CHECKLIST OF MATH CONCEPTS FOR THE EXAM

  • can you find the domain of a function? can you recognize the range of a function from its graph? do you know domains and graphs of 1/x, 1/x^2, sin(x), cos(x), tan(x), arcsin(x), arctan(x), ln(x), e^x, a^x, |x| ? can you draw graphs related to those graphs by scaling, reflecting, and shifting?
  • can you: compute an inverse function? find the composition of two functions? work with proportional and inversely proportional quantities?
  • for sinusoidal graphs [i.e., graphs that involve sin(x) and cos(x)], can you identify minimum, maximum, average, amplitude and shift?
  • do you know how to solve equations that involve exponential and logarithm functions? do you know laws of logarithms and exponents? did you practice semilog and log-log graphs?
  • do you know and understand what half-life and doubling time are?
  • what is average rate of change? what is instantaneous rate of change?
  • did you review computing limits? which functions are continuous? do you know the definition of continuity?
  • did you practice chain, quotient, product rules? did you go through your class notes and make sure that you know all derivative formulas?
  • can you calculate the derivative from its definition? if the graph of f(x) is given, can you sketch f'(x)? and the other way around - if you know f'(x), can you sketch f(x)?
  • do you know how to calculate linear and quadratic approximations? taylor polynomial?
  • do you know how to find critical points of a function and test for local minima/maxima? what does Extreme Value Theorem say, can you state it? How do we find absolute extreme values?

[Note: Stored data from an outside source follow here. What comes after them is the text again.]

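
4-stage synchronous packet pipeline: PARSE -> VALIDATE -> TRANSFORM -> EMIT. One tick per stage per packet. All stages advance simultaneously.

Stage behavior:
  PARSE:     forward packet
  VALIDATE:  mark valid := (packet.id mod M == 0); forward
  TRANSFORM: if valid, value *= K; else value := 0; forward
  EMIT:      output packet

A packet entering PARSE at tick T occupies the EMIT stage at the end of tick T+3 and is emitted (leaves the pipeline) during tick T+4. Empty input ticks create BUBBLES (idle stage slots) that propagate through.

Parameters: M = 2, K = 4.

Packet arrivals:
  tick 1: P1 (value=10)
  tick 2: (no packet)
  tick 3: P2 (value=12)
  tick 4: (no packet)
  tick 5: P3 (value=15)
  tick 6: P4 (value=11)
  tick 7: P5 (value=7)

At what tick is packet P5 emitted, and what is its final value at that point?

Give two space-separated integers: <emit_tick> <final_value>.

Answer: 11 0

Derivation:
Tick 1: [PARSE:P1(v=10,ok=F), VALIDATE:-, TRANSFORM:-, EMIT:-] out:-; in:P1
Tick 2: [PARSE:-, VALIDATE:P1(v=10,ok=F), TRANSFORM:-, EMIT:-] out:-; in:-
Tick 3: [PARSE:P2(v=12,ok=F), VALIDATE:-, TRANSFORM:P1(v=0,ok=F), EMIT:-] out:-; in:P2
Tick 4: [PARSE:-, VALIDATE:P2(v=12,ok=T), TRANSFORM:-, EMIT:P1(v=0,ok=F)] out:-; in:-
Tick 5: [PARSE:P3(v=15,ok=F), VALIDATE:-, TRANSFORM:P2(v=48,ok=T), EMIT:-] out:P1(v=0); in:P3
Tick 6: [PARSE:P4(v=11,ok=F), VALIDATE:P3(v=15,ok=F), TRANSFORM:-, EMIT:P2(v=48,ok=T)] out:-; in:P4
Tick 7: [PARSE:P5(v=7,ok=F), VALIDATE:P4(v=11,ok=T), TRANSFORM:P3(v=0,ok=F), EMIT:-] out:P2(v=48); in:P5
Tick 8: [PARSE:-, VALIDATE:P5(v=7,ok=F), TRANSFORM:P4(v=44,ok=T), EMIT:P3(v=0,ok=F)] out:-; in:-
Tick 9: [PARSE:-, VALIDATE:-, TRANSFORM:P5(v=0,ok=F), EMIT:P4(v=44,ok=T)] out:P3(v=0); in:-
Tick 10: [PARSE:-, VALIDATE:-, TRANSFORM:-, EMIT:P5(v=0,ok=F)] out:P4(v=44); in:-
Tick 11: [PARSE:-, VALIDATE:-, TRANSFORM:-, EMIT:-] out:P5(v=0); in:-
P5: arrives tick 7, valid=False (id=5, id%2=1), emit tick 11, final value 0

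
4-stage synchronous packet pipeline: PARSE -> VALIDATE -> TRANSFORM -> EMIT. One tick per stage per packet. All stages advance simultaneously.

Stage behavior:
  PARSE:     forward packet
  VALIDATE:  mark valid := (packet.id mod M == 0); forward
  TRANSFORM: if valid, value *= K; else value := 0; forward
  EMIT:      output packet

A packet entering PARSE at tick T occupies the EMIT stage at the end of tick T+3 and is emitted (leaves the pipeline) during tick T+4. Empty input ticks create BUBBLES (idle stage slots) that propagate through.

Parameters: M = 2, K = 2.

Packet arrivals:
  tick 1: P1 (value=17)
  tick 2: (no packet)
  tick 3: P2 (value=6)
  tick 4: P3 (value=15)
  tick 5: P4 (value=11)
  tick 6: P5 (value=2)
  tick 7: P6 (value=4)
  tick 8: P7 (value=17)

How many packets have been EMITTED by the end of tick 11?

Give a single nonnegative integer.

Answer: 6

Derivation:
Tick 1: [PARSE:P1(v=17,ok=F), VALIDATE:-, TRANSFORM:-, EMIT:-] out:-; in:P1
Tick 2: [PARSE:-, VALIDATE:P1(v=17,ok=F), TRANSFORM:-, EMIT:-] out:-; in:-
Tick 3: [PARSE:P2(v=6,ok=F), VALIDATE:-, TRANSFORM:P1(v=0,ok=F), EMIT:-] out:-; in:P2
Tick 4: [PARSE:P3(v=15,ok=F), VALIDATE:P2(v=6,ok=T), TRANSFORM:-, EMIT:P1(v=0,ok=F)] out:-; in:P3
Tick 5: [PARSE:P4(v=11,ok=F), VALIDATE:P3(v=15,ok=F), TRANSFORM:P2(v=12,ok=T), EMIT:-] out:P1(v=0); in:P4
Tick 6: [PARSE:P5(v=2,ok=F), VALIDATE:P4(v=11,ok=T), TRANSFORM:P3(v=0,ok=F), EMIT:P2(v=12,ok=T)] out:-; in:P5
Tick 7: [PARSE:P6(v=4,ok=F), VALIDATE:P5(v=2,ok=F), TRANSFORM:P4(v=22,ok=T), EMIT:P3(v=0,ok=F)] out:P2(v=12); in:P6
Tick 8: [PARSE:P7(v=17,ok=F), VALIDATE:P6(v=4,ok=T), TRANSFORM:P5(v=0,ok=F), EMIT:P4(v=22,ok=T)] out:P3(v=0); in:P7
Tick 9: [PARSE:-, VALIDATE:P7(v=17,ok=F), TRANSFORM:P6(v=8,ok=T), EMIT:P5(v=0,ok=F)] out:P4(v=22); in:-
Tick 10: [PARSE:-, VALIDATE:-, TRANSFORM:P7(v=0,ok=F), EMIT:P6(v=8,ok=T)] out:P5(v=0); in:-
Tick 11: [PARSE:-, VALIDATE:-, TRANSFORM:-, EMIT:P7(v=0,ok=F)] out:P6(v=8); in:-
Emitted by tick 11: ['P1', 'P2', 'P3', 'P4', 'P5', 'P6']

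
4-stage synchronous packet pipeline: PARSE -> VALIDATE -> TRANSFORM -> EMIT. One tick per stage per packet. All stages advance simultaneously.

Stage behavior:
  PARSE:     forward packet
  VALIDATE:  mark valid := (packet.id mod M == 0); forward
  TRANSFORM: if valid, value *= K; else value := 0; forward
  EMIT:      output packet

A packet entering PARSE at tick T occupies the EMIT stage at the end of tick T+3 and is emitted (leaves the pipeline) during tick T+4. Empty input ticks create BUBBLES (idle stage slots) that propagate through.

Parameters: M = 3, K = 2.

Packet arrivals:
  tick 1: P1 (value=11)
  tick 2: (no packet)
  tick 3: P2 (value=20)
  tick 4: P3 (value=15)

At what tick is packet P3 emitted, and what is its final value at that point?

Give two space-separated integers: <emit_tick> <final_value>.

Tick 1: [PARSE:P1(v=11,ok=F), VALIDATE:-, TRANSFORM:-, EMIT:-] out:-; in:P1
Tick 2: [PARSE:-, VALIDATE:P1(v=11,ok=F), TRANSFORM:-, EMIT:-] out:-; in:-
Tick 3: [PARSE:P2(v=20,ok=F), VALIDATE:-, TRANSFORM:P1(v=0,ok=F), EMIT:-] out:-; in:P2
Tick 4: [PARSE:P3(v=15,ok=F), VALIDATE:P2(v=20,ok=F), TRANSFORM:-, EMIT:P1(v=0,ok=F)] out:-; in:P3
Tick 5: [PARSE:-, VALIDATE:P3(v=15,ok=T), TRANSFORM:P2(v=0,ok=F), EMIT:-] out:P1(v=0); in:-
Tick 6: [PARSE:-, VALIDATE:-, TRANSFORM:P3(v=30,ok=T), EMIT:P2(v=0,ok=F)] out:-; in:-
Tick 7: [PARSE:-, VALIDATE:-, TRANSFORM:-, EMIT:P3(v=30,ok=T)] out:P2(v=0); in:-
Tick 8: [PARSE:-, VALIDATE:-, TRANSFORM:-, EMIT:-] out:P3(v=30); in:-
P3: arrives tick 4, valid=True (id=3, id%3=0), emit tick 8, final value 30

Answer: 8 30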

  • do you know how to compare functions that go to infinity as x goes to infinity? which is slowest, which is fastest? Do you know how to compare functions that go to zero as x goes to infinity?
  • did you practice L'Hopital's rule? how do we calculate horizontal and vertical asymptotes?
  • what is a differential equation? What does Euler's method do, and how do we use it? What is (and how do we solve) and initial value problem? do you know all antiderivative formulas that are mentioned in section 6.2 (elephants) 7.2 (geese)?
  • can you do antiderivatives by substitution? integration by parts? did you check the table on page 483 (elephants) 543 (geese)?
  • how do we approximate integrals using Taylor polynomials?
  • what is the relation between the definite integral and area? can you calculate left and right sums?